Mestre Marçal: Glória e Memória do Samba

O samba, na concepção clássica de compositor Nelson Sargento, “agoniza, mas não morre”. Essa capacidade paradoxal é fruto certamente de toda a longa história de resistência do povo negro no Brasil, que incluiu, além das armas de fogo e armas brancas, toda a metamorfoseante resistência cultural.

Em 1937, escrevia Arthur Ramos em seu estudo “Religiões Negras”: “São esses os instrumentos musicais dos negros na Bahia. Eles revelam, na sua variedade e na sua complexidade (ver o berimbau), a invencível tendência da raça para a música instrumental, - tendência que as diligências policiais têm procurado sistematicamente abafar por meios violentos...”. Na mesma década em que ainda era perseguido pela polícia, o samba, síntese, talvez, da musicalidade negra, tornava-se música nacional. A contribuição do samba na construção do que hoje em dia se conceitua como “música popular brasileira” é inestimável. Apesar disso, ainda hoje, meados da segunda década do século XXI, a memória da música popular, em que pese seu avanço substancial nas últimas décadas, ainda não contempla devidamente aqueles pioneiros, em especial os artistas negros, que continuam, de modo geral, principalmente ao se observar sua contribuição musical, contemplados com notas de roda pé.
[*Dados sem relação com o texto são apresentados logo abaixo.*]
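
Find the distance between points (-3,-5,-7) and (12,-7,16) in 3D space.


dx=15, dy=-2, dz=23
d = sqrt(225+4+529) = sqrt(758) = 27.5318

27.5318


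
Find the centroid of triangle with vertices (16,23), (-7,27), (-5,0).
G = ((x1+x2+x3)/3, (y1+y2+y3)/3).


Gx = (16- 7- 5)/3 = 4/3 = 1.3333
Gy = (23+27+0)/3 = 50/3 = 16.6667

G = (1.3333, 16.6667)


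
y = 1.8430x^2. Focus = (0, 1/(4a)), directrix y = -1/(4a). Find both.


a = 1.8430
1/(4a) = 0.1356
Focus = (0, 0.1356)
Directrix: y = -0.1356

Focus = (0, 0.1356), Directrix: y = -0.1356


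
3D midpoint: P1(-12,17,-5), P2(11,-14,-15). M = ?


Mx = (-12+11)/2 = -0.5000
My = (17- 14)/2 = 1.5000
Mz = (-5- 15)/2 = -10.0000

M = (-0.5000, 1.5000, -10.0000)


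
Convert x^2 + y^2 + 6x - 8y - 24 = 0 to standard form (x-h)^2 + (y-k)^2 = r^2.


h = -D/2 = -6/2 = -3
k = -E/2 = 8/2 = 4
r^2 = h^2 + k^2 - F = 9 + 16 + 24 = 49
r = 7

Center (-3, 4), radius = 7


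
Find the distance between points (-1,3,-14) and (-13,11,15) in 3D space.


dx=-12, dy=8, dz=29
d = sqrt(144+64+841) = sqrt(1049) = 32.3883

32.3883


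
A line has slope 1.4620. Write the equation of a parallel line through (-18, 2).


Parallel lines have equal slopes.
m2 = 1.4620
b2 = 2 - 1.4620*(-18) = 28.3160

y = 1.4620x + 28.3160


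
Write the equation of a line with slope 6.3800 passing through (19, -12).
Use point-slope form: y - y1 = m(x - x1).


y + 12 = 6.3800(x - 19)
y = 6.3800x - 12 - 6.3800*19
y = 6.3800x - 133.2200

y = 6.3800x - 133.2200


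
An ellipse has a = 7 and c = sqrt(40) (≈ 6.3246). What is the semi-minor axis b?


b^2 = 7^2 - (sqrt(40))^2 = 49 - 40 = 9
b = sqrt(9) = 3

b = 3


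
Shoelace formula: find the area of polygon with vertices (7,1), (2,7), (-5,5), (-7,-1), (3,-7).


sum(xi*y_{i+1}) = 7*7 + 2*5 - 5*(-1) - 7*(-7) + 3*1 = 116
sum(yi*x_{i+1}) = 1*2 + 7*(-5) + 5*(-7) - 1*3 - 7*7 = -120
Area = |116 + 120|/2 = 236/2 = 118.0000

118.0000 sq units


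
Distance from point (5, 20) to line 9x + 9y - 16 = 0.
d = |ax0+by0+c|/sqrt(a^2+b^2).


|9*5 + 9*20 - 16| = |209| = 209
sqrt(81 + 81) = sqrt(162) = 12.7279
d = 209/sqrt(162) = 16.4206

16.4206


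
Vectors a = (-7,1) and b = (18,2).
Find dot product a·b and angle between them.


a·b = -7*18 + 1*2 = -126 + 2 = -124
|a| = sqrt(49+1) = 7.0711
|b| = sqrt(324+4) = 18.1108
cos(theta) = -124/(sqrt(50)*sqrt(328)) = -124/sqrt(16400) = -0.968277
theta = arccos(-124/sqrt(16400)) = 165.5297 degrees

a·b = -124, theta = 165.5297 deg


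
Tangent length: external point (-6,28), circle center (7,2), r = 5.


d = sqrt((-6-7)^2 + (28-2)^2) = sqrt(169+676) = 29.0689
L = sqrt(845.0000 - 25) = sqrt(820.0000) = 28.6356

28.6356


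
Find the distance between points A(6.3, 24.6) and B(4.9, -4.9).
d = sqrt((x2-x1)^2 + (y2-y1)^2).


dx = 4.9 - 6.3 = -1.4
dy = -4.9 - 24.6 = -29.5
d = sqrt(1.96 + 870.25) = sqrt(872.21) = 29.5332

29.5332


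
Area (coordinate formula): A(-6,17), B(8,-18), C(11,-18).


-6*(-18+ 18) = 0
8*(-18-17) = -280
11*(17+ 18) = 385
sum = 105
Area = |105|/2 = 52.5000

52.5000 sq units


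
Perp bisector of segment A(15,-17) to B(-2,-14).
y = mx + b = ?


Midpoint = (6.5, -15.5)
Slope of AB = dy/dx = 3/(-17) = -0.1765
Perp slope = -dx/dy = 17/3 = 5.6667
b = My - (perp slope)*Mx = -15.5 + (-17*6.5)/3 = -15.5 - 36.8333 = -52.3333

y = 5.6667x - 52.3333


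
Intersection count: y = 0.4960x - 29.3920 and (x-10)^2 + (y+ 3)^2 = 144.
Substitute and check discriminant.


Substitute y = 0.4960x - 29.3920: (x-10)^2 + (0.4960x- 29.3920+ 3)^2 = 144
Expand to Ax^2 + Bx + C = 0, where b-k = -26.392
A = 1+m^2 = 1.246016
B = 2(m(b-k) - h) = 2(0.4960*(-26.392) - 10) = -46.180864
C = h^2 + (b-k)^2 - r^2 = 100 + 696.537664 - 144 = 652.537664
disc = B^2-4AC = 2132.6722 - 3252.2895 = -1119.6173
disc < 0

0 intersection points


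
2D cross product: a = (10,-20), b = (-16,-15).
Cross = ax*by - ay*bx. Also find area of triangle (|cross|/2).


cross = 10*(-15) + 20*(-16) = -150 - 320 = -470
Triangle area = |-470|/2 = 470/2 = 235.0000

cross = -470, triangle area = 235.0000


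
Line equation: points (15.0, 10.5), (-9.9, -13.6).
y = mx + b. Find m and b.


m = (-24.1)/(-24.9) = 0.9679
b = y1 - m*x1 = 10.5 - (-24.1*15.0)/(-24.9) = 10.5 - 14.5181 = -4.0181

y = 0.9679x - 4.0181


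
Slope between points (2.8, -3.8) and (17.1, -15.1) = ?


dy = -15.1 + 3.8 = -11.3
dx = 17.1 - 2.8 = 14.3
m = -11.3/14.3 = -0.7902

m = -0.7902


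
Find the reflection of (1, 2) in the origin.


Reflection rule for origin: (-x, -y)
(1, 2) -> (-1, -2)

(-1, -2)


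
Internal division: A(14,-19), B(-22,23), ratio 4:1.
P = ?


Px = (4*(-22) + 1*14)/5 = -74/5 = -14.8000
Py = (4*23 + 1*(-19))/5 = 73/5 = 14.6000

P = (-14.8000, 14.6000)


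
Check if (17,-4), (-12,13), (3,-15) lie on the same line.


17*(13+ 15) - 12*(-15+ 4) + 3*(-4-13)
= 476 + 132 - 51 = 557

No, not collinear (determinant = 557)


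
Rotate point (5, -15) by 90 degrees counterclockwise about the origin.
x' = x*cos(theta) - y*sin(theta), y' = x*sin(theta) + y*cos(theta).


cos(90) = 0, sin(90) = 1
x' = 5*0 + 15*1 = 15
y' = 5*1 - 15*0 = 5

(15, 5)


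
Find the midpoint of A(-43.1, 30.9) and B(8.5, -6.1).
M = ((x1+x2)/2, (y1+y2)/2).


Mx = (-43.1 + 8.5)/2 = -34.6/2 = -17.3000
My = (30.9 - 6.1)/2 = 24.8/2 = 12.4000

(-17.3000, 12.4000)


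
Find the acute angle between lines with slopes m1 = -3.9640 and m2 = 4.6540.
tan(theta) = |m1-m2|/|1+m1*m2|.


m1-m2 = -8.618
1+m1*m2 = -17.448456
tan(theta) = |-8.618/(-17.448456)| = 0.493912
theta = arctan(|-8.618/(-17.448456)|) = 26.2853 degrees (acute angle)

26.2853 degrees


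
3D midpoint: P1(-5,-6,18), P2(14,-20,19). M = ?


Mx = (-5+14)/2 = 4.5000
My = (-6- 20)/2 = -13.0000
Mz = (18+19)/2 = 18.5000

M = (4.5000, -13.0000, 18.5000)


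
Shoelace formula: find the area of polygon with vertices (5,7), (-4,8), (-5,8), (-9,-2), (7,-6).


sum(xi*y_{i+1}) = 5*8 - 4*8 - 5*(-2) - 9*(-6) + 7*7 = 121
sum(yi*x_{i+1}) = 7*(-4) + 8*(-5) + 8*(-9) - 2*7 - 6*5 = -184
Area = |121 + 184|/2 = 305/2 = 152.5000

152.5000 sq units


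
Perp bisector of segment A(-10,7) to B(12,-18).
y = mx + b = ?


Midpoint = (1, -5.5)
Slope of AB = dy/dx = -25/22 = -1.1364
Perp slope = -dx/dy = 22/25 = 0.8800
b = My - (perp slope)*Mx = -5.5 + (22*1)/(-25) = -5.5 - 0.8800 = -6.3800

y = 0.8800x - 6.3800


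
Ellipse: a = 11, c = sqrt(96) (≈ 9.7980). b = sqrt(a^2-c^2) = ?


b^2 = 11^2 - (sqrt(96))^2 = 121 - 96 = 25
b = sqrt(25) = 5

b = 5


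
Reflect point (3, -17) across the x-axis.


Reflection rule for x-axis: (x, -y)
(3, -17) -> (3, 17)

(3, 17)


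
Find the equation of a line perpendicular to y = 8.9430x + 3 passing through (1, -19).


Perpendicular slope = -1/m1 = -1/8.9430 = -0.1118
b2 = y0 - m2*x0 = -19 + 1/8.9430 = -19 + 0.1118 = -18.8882

y = -0.1118x - 18.8882


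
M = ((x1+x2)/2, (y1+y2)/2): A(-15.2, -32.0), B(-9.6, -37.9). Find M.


Mx = (-15.2 - 9.6)/2 = -24.8/2 = -12.4000
My = (-32.0 - 37.9)/2 = -69.9/2 = -34.9500

(-12.4000, -34.9500)


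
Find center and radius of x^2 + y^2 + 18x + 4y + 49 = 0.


h = -D/2 = -18/2 = -9
k = -E/2 = -4/2 = -2
r^2 = h^2 + k^2 - F = 81 + 4 - 49 = 36
r = 6

Center (-9, -2), radius = 6


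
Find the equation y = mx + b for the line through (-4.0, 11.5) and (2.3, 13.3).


m = (1.8)/(6.3) = 0.2857
b = y1 - m*x1 = 11.5 - (1.8*(-4.0))/(6.3) = 11.5 + 1.1429 = 12.6429

y = 0.2857x + 12.6429


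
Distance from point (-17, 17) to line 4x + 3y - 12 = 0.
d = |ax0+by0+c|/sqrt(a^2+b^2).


|4*(-17) + 3*17 - 12| = |-29| = 29
sqrt(16 + 9) = sqrt(25) = 5.0000
d = 29/sqrt(25) = 5.8000

5.8000


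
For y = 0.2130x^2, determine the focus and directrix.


a = 0.2130
1/(4a) = 1.1737
Focus = (0, 1.1737)
Directrix: y = -1.1737

Focus = (0, 1.1737), Directrix: y = -1.1737


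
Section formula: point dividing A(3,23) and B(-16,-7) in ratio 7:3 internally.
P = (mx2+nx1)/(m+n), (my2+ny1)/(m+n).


Px = (7*(-16) + 3*3)/10 = -103/10 = -10.3000
Py = (7*(-7) + 3*23)/10 = 20/10 = 2.0000

P = (-10.3000, 2.0000)


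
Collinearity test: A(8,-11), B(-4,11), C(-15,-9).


8*(11+ 9) - 4*(-9+ 11) - 15*(-11-11)
= 160 - 8 + 330 = 482

No, not collinear (determinant = 482)


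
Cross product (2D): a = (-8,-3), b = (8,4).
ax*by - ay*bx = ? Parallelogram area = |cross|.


cross = -8*4 + 3*8 = -32 + 24 = -8
Parallelogram area = |-8| = 8

cross = -8, parallelogram area = 8


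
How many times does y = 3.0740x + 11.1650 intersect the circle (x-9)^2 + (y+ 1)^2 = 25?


Substitute y = 3.0740x + 11.1650: (x-9)^2 + (3.0740x+11.1650+ 1)^2 = 25
Expand to Ax^2 + Bx + C = 0, where b-k = 12.165
A = 1+m^2 = 10.449476
B = 2(m(b-k) - h) = 2(3.0740*12.165 - 9) = 56.79042
C = h^2 + (b-k)^2 - r^2 = 81 + 147.987225 - 25 = 203.987225
disc = B^2-4AC = 3225.1518 - 8526.2384 = -5301.0866
disc < 0

0 intersection points


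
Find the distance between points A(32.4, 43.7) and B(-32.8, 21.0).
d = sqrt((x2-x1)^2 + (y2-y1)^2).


dx = -32.8 - 32.4 = -65.2
dy = 21.0 - 43.7 = -22.7
d = sqrt(4251.04 + 515.29) = sqrt(4766.33) = 69.0386

69.0386


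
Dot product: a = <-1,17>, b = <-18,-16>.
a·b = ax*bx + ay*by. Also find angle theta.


a·b = -1*(-18) + 17*(-16) = 18 - 272 = -254
|a| = sqrt(1+289) = 17.0294
|b| = sqrt(324+256) = 24.0832
cos(theta) = -254/(sqrt(290)*sqrt(580)) = -254/sqrt(168200) = -0.619328
theta = arccos(-254/sqrt(168200)) = 128.2671 degrees

a·b = -254, theta = 128.2671 deg


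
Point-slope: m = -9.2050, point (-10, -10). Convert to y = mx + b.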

Quantos mestres e bambas jazem na poeira do esquecimento? É o que acontece, incrivelmente, com o Mestre Marçal. Foi Diretor de bateria da Escola de Samba Portela durante vinte e cinco anos. Seu trabalho à frente da Escola de Samba azul e branco de Madureira foi uma síntese entre a tradição herdada de seu pai, Armando Marçal, um dos formatadores do samba, tal qual este seria reconhecido a partir dos anos 1930. E que fez parte do grupo de fundadores da Escola de Samba Deixa Falar, para muitos, a primeira escola de samba a ser criada. Mestre Marçal deu seguimento a essa herança, atuando à frente da bateria da Portela. Multiinstrumentista, dominava os segredos de todos os instrumentos de percussão. Aos 9 anos de idade, começou a participar ativamente do mundo do samba, tocando tamborim na Escola de Samba Recreio de Ramos, da qual seu pai era vice- presidente. Em data imprecisa, possivelmente após a morte do pai, em 1945, passou pela Escola de Samba Unidos da Capela, e, posteriormente, pelo Império Serrano, até fixar-se na Portela. Seu instrumento preferido era o surdo centrador, elemento central da sessão rítmica. Em 1987, gravou o LP “A Incrível Bateria de Mestre Marçal”, no qual apresentou um por um e depois todos juntos, os instrumentos que compões a bateria de uma Escola de Samba, além de interpretar 7 sambas-enredo que se tornaram clássicos.

Mestre Marçal fez também a difícil ponte entre o samba em suas mais profundas raízes e a chamada MPB, linha da música popular brasileira formada e consolidada na virada das décadas de 1960 e 1970. Tocou com quase todos os grandes astros: Chico Buarque, Caetano Veloso, Gilberto Gil, e outros.

Gravou diferentes discos nos quais cantava e estava à frente de sua “Incrível bateria”; também registrou diversos sambas-enredo clássicos, ao quais deu sua interpretação privilegiada, seja na força de sua voz, ou na cadência de sua bateria. Vinte e um anos depois de sua morte, já quase não se fala em Mestre Marçal e seus discos não foram reeditados. Para ter acesso a suas gravações é preciso uma atenta e dedicada pesquisa. Quando, na verdade, seus discos deveriam estar sendo tocados constantemente em emissoras de Rádio e Televisão, e seu nome reverenciado a cada carnaval, assim como os nomes de tantos outros sambistas relegados ao esquecimento. Mestre Marçal é uma lenda a ser contada e recontada por todos até o dia em que sua obra brilhe e seja cultuada na intensidade que merece.